Janet Yellen’s, Chairwoman of the Federal Reserve “The Fed”, economic outlook speech on Friday May 22th, 2015 focused on the following. She reiterated that the U.S. economy is still recovering from the lows of 2008, with the labor market approaching full strength. Her main concern was near zero consumer inflation, or the weighted average of prices for a basket of consumer goods and services, such as transportation, food, and medical care. Yellen stated, “The notion that inflation can be too low may sound odd, but over time low inflation means that wages as well as prices will rise by less, and very low inflation can impair the functioning of the economy--for example, by making it more difficult for households and firms to pay off their debts.” She concluded that The Fed sees consumer price inflation increasing as the economy strengthens. The chatter on Wall Street is that the Federal Reserve may be raising interest rates in September, rather than the initially anticipated start date of June. With this being said, interest rates will be on the rise at some point in 2015, in turn lowering bond prices. With falling bond prices thousands of investors will be seeking to sell their positions, potentially causing a liquidity issue. We bring this potential issue to light to ensure our clients and investors that we will be keeping a close eye on any developments, and reiterate that every decision we make is with the client’s well-being in mind.

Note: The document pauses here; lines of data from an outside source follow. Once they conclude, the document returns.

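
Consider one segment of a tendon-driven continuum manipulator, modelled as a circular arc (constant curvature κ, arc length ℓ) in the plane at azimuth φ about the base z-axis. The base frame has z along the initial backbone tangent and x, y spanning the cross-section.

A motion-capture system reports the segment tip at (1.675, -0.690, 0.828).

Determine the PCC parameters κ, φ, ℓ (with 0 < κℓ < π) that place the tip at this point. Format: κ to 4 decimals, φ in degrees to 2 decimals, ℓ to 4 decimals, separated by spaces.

0.9132 337.61 2.5012

ρ = √(x²+y²) = √(1.675² + -0.690²) = 1.81155
φ = atan2(y, x) mod 360° = atan2(-0.690, 1.675) = 337.6113°
|p|² = ρ² + z² = 1.81155² + 0.828² = 3.96731
κ = 2ρ / |p|² = 2×1.81155 / 3.96731 = 0.91324
θ = 2·atan2(ρ, z) = 2·atan2(1.81155, 0.828) = 2.28416 rad
ℓ = θ/κ = 2.28416/0.91324 = 2.50116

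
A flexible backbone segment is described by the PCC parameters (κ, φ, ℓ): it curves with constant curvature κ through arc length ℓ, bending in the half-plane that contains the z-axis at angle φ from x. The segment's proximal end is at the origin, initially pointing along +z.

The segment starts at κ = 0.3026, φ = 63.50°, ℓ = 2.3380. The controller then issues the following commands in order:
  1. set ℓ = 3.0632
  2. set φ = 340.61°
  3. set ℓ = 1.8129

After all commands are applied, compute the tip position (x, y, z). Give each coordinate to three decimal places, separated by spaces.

initial: κ=0.3026, φ=63.50°, ℓ=2.3380
cmd 1: set ℓ=3.0632 → (κ,φ,ℓ)=(0.3026,63.50°,3.0632) → tip=(0.5894,1.1821,2.6430)
cmd 2: set φ=340.61° → (κ,φ,ℓ)=(0.3026,340.61°,3.0632) → tip=(1.2460,-0.4385,2.6430)
cmd 3: set ℓ=1.8129 → (κ,φ,ℓ)=(0.3026,340.61°,1.8129) → tip=(0.4574,-0.1610,1.7233)

0.457 -0.161 1.723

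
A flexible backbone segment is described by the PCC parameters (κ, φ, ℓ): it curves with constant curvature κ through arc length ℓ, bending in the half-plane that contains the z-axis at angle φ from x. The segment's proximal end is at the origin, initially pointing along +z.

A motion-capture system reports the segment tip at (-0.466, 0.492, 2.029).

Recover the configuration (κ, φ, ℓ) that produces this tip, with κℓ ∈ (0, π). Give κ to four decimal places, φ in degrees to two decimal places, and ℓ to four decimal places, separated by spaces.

0.2962 133.45 2.1767

ρ = √(x²+y²) = √(-0.466² + 0.492²) = 0.67766
φ = atan2(y, x) mod 360° = atan2(0.492, -0.466) = 133.4454°
|p|² = ρ² + z² = 0.67766² + 2.029² = 4.57606
κ = 2ρ / |p|² = 2×0.67766 / 4.57606 = 0.29618
θ = 2·atan2(ρ, z) = 2·atan2(0.67766, 2.029) = 0.64468 rad
ℓ = θ/κ = 0.64468/0.29618 = 2.17667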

Source: Bureau of Labor Statistics, Consumer Price Indexes
In other U.S. economic news, oil prices continue to stay below $65 a barrel. The low oil and gasoline prices continue to aid consumers in 2015. The Federal Reserve has stated that the annual savings in gasoline costs is estimated at $700 per household. The April jobs report was also very positive adding 223,000 jobs, lowering unemployment to 5.4%. This report was seen as a bounce back from the March report, easing fears of another economic slowdown. We are also keeping an eye on the U.S. markets. The S&P and NASDAQ are at record highs yet with very narrow spreads. The S&P 500 Index only fluctuated within a 50 point range last month, indicating investor uncertainty on which way the markets will go, once again echoing the current market volatility.
We also are continuing to follow developments in Greece and the Middle East. Greece continues to struggle to get to grips with its debt and is expected to miss their June 5th deadline to pay €1.5 billion to the International Monetary Fund. Germany continues its stance against bailing out Greece, creating the possibility of a Greek EU exit. This may create a domino effect throughout the EU, resulting in more EU departures. ISIS is another issue we continue to follow in the Middle East. Reports have stated that ISIS now controls 50%-75% of Syria. While the markets have been insulated from the conflict to date, we believe that any significant development could buck that trend.
With this being said we are still very positive on the U.S. economy. With employment at or near full and low energy prices fueling consumer spending we continue to focus on coming developments, including the potential slowdown in market transactions and the possibility of an interest rate hike at the end of the summer. We also continue to stress diversification across a wide range of asset classes to potentially help offset the expected continued volatility, rather than rushing into a single asset class in hope of protection.
The opinions voiced in this material are for general information only and are not intended to provide specific advice or recommendations for any individual. All performance referenced is historical and is no guarantee of future results. All indices are unmanaged and may not be invested into directly.The economic forecasts set forth in the presentation may not develop as predicted. Investing involves risk including potential loss of principal. There is no guarantee that a diversified portfolio will enhance overall returns or outperform a non-diversified portfolio. Diversification does not protect against market risk.Bonds are subject to market and interest rate risk if sold prior to maturity. Government bonds and Treasury bills are guaranteed by the US government as to the timely payment of principal and interest and, if held to maturity, offer a fixed rate of return and fixed principal value.